Wikileaks: Beyonce, Usher, Mariah Carey Party With Gadhafi Son
Leaked cables say Mutassim Gadhafi paid $1 million for St. Barts New Years bash.
Feb. 23, 2011 -- A paradise island getaway, private performances from A-list American celebrities like Beyonce and Usher, and "copious" amounts of alcohol -- this is what it's like to party with the Gadhafi family, according to leaked U.S. documents.
In U.S. State Department cables, posted on the website Wikileaks, U.S. officials say Libyan dictator Moammar Gadhafi's son Mutassim threw two major New Years bashes at St. Barts island in the Caribbean, one in 2009 and the next the following year, with price tags reportedly over a $1 million each.
As Moammar Gadhafi struggles to maintain control over the North African nation -- and amid reports that his own daughter was attempting to flee the country -- the leaked documents offer a glimpse into not only the lavish, "hard-partying, womanizing" ways of some of the Gadhafi sons, but also the intense in-fighting and rivalry between all the Gadhafi offspring.
"The family has been in a tailspin lately, trying to put a stop to one rumor or another, in the name of defending the family's honor," a leaked 2010 cable from the U.S. embassy in Tripoli said, citing a "local political observer."
After the 2009 party, international media reported the lavish affair -- which included a purported $1 million private performance by Mariah Carey -- had been thrown by one of Mutassim's brothers, Saif al-Islam. Saif al-Islam quickly denied the report in a Libyan media outlet he owned, and just as quickly pointed the finger at Mutassim.
CLICK HERE to read about leaked U.S. diplomatic cables on Gadhafi himself.
The 2010 party featured performances by Beyonce and Usher along with other performers that were not named in the cable.
"Mutassim seemed to be surprised by the fact that his party was photographed and the focus of international media attention," the cable said. "His carousing and extravagance angered some [Libyan] locals, who viewed his activities as impious and embarrassing to the nation."

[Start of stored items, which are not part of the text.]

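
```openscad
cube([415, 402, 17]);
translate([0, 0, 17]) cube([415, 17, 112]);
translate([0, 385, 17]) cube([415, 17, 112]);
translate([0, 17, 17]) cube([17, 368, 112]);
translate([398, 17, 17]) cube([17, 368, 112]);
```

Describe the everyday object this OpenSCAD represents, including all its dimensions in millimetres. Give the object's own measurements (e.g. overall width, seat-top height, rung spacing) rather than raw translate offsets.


An open-topped rectangular box: outside dimensions 415×402×129 mm, with a uniform wall and base thickness of 17 mm. The base is a full 415×402 slab on the floor; four walls sit on top of the base. The front and back walls (the −y and +y sides) span the full width; the two side walls fit between them.


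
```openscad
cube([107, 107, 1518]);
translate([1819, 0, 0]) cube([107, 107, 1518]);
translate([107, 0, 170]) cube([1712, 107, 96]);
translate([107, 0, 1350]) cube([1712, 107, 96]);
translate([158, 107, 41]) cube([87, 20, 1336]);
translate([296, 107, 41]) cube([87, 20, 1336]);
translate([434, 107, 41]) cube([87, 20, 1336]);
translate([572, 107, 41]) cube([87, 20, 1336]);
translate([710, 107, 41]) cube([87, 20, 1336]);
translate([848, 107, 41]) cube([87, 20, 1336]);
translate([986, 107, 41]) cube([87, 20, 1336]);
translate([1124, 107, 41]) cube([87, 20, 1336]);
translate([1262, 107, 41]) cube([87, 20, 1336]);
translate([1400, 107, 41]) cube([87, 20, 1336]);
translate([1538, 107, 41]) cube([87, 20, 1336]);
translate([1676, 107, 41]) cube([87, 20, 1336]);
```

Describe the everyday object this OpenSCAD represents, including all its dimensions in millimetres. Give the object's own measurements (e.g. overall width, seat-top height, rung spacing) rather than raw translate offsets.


A fence section. Two 107×107 mm posts, 1518 mm tall, stand on the floor with a clear span of 1712 mm between their inner faces. Two horizontal rails of 107×96 mm section span the gap between the posts with their undersides at z = 170 mm and z = 1350 mm, flush with the posts' −y face. 12 pickets, each 87 mm wide, 20 mm thick and 1336 mm tall, are fixed to the +y face of the rails with their bottoms at z = 41 mm, spaced across the span with a 51 mm gap after the −x post and between neighbouring pickets, with 56 mm left before the +x post.


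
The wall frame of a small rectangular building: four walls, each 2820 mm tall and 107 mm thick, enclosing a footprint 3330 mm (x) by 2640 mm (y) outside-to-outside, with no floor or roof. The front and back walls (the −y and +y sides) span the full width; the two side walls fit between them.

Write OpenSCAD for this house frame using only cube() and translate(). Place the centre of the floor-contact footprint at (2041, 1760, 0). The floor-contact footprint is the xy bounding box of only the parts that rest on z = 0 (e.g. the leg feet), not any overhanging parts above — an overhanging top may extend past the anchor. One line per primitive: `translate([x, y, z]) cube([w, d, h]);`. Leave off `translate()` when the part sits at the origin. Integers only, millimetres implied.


translate([376, 440, 0]) cube([3330, 107, 2820]);
translate([376, 2973, 0]) cube([3330, 107, 2820]);
translate([376, 547, 0]) cube([107, 2426, 2820]);
translate([3599, 547, 0]) cube([107, 2426, 2820]);


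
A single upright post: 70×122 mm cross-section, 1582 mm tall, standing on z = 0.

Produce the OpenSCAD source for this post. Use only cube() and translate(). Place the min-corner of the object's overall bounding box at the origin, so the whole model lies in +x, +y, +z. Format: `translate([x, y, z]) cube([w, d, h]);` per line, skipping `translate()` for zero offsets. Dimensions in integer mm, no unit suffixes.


cube([70, 122, 1582]);


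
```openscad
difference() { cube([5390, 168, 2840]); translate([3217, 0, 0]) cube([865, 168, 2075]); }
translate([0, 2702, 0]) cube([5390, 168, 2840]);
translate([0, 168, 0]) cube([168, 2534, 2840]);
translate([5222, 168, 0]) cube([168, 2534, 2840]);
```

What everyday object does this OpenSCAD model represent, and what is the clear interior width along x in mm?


A single room. The interior width is 5054 mm.

Four walls enclosing a rectangle with a door in the front wall — a room. Outside width 5390 minus two 168 mm walls gives 5054 mm.


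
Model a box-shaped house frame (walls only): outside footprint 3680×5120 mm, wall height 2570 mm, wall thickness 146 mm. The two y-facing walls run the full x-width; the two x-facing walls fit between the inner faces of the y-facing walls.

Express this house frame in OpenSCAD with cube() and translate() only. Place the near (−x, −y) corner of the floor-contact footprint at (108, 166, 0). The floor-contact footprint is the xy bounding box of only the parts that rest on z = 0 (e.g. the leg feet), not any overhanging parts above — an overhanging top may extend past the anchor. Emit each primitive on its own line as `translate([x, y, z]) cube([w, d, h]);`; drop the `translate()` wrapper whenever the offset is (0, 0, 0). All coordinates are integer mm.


translate([108, 166, 0]) cube([3680, 146, 2570]);
translate([108, 5140, 0]) cube([3680, 146, 2570]);
translate([108, 312, 0]) cube([146, 4828, 2570]);
translate([3642, 312, 0]) cube([146, 4828, 2570]);


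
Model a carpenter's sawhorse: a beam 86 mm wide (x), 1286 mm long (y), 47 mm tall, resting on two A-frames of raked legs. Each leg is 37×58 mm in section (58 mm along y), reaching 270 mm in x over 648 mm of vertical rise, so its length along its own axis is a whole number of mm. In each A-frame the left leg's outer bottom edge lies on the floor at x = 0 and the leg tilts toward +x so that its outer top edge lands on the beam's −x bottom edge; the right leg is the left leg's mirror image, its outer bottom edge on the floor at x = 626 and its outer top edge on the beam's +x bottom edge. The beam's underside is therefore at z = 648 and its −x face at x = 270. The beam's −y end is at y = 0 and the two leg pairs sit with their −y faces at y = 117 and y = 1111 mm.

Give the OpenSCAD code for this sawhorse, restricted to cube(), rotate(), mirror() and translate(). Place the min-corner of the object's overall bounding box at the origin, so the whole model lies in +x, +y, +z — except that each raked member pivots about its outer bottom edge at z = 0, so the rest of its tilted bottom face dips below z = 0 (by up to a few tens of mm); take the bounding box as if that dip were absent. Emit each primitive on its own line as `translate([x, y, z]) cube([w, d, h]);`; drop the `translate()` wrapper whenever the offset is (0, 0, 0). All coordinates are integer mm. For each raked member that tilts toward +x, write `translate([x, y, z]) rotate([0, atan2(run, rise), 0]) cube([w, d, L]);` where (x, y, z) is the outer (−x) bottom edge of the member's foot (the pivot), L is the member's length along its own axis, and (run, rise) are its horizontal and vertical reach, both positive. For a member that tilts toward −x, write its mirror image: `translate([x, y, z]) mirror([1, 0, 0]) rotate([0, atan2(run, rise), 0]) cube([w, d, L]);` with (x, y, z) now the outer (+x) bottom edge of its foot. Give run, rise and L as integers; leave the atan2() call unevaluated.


translate([270, 0, 648]) cube([86, 1286, 47]);
translate([0, 117, 0]) rotate([0, atan2(270, 648), 0]) cube([37, 58, 702]);
translate([626, 117, 0]) mirror([1, 0, 0]) rotate([0, atan2(270, 648), 0]) cube([37, 58, 702]);
translate([0, 1111, 0]) rotate([0, atan2(270, 648), 0]) cube([37, 58, 702]);
translate([626, 1111, 0]) mirror([1, 0, 0]) rotate([0, atan2(270, 648), 0]) cube([37, 58, 702]);


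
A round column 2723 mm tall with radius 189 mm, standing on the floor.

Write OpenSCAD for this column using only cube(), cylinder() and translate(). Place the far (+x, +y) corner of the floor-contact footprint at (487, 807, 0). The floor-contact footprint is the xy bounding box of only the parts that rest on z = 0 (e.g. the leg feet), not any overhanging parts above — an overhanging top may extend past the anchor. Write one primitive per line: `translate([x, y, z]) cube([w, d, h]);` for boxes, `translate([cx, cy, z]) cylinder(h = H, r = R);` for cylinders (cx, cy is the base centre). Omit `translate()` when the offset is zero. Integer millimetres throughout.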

Just days before the 2010 party, another of Mutassim's seven brothers, Hannibal, popped up in the media for allegedly physically abusing his wife, who was later told to tell investigators she had been injured in an "accident," a U.S. official said in one cable.
Hannibal and another brother, Saadi, have "checkered histories of unseemly behavior and public scuffles with authorities in Europe and elsewhere," the official said.
Some of Gadhafi's sons brought so much negative attention to the family that the Libyan dictator assigned a high government official to play the role of a "minder of the more troublesome [Gadhafi] offspring," according to the documents. After an incident in which Saadi disobeyed his father's orders and traveled to Rome, Italy, that minder was removed and Gadhafi's daughter, Aisha, reportedly filled the void.
Today military officials in Malta, an island between Libya and Italy, said Aisha was on a plane that attempted to land in Malta but was turned away, Italian and Maltan news outlets reported.
Beyond the Parties, Reaching for Power
Behind the tabloid escapades, however, other leaked cables show an intense game of political maneuvering between the brothers -- especially Mutassim and Saif al-Islam -- over who would succeed 62-year-old Moammar Gadhafi.
It was Mutassim that requested $1.2 billion directly from the chairman of Libya's National Oil Corporation so he could "establish a military/security unit" to rival the one run by his younger brother, Khamis, a 2009 cable said.
Mutassim was also the one greeted warmly the same year by U.S. Secretary of State Hillary Clinton in Washington, D.C. With Mutassim at her side, Clinton told reporters at the time she was "very much looking forward" to broadening and strengthening the relationship between the two nations.
But Saif al-Islam had managed to win over many Libyans, one cable noted, by staying relatively clear of the public debauchery and publicly calling for reform -- even by occasionally sharply criticizing his father.
In 2007, Saif al-Islam publicly confirmed for the first time the torture of six Bulgarians who were held in Libya for several years which had been reported by several international news organizations.
In a speech the next year, Saif al-Islam criticized the "forest of dictatorships" in the Middle East and called for a "more robust civil society, judicial reforms, greater respect for human rights and more press freedoms," one cable said.
Representatives for Beyonce, Usher and Mariah Carey did not respond to requests for comment on this story.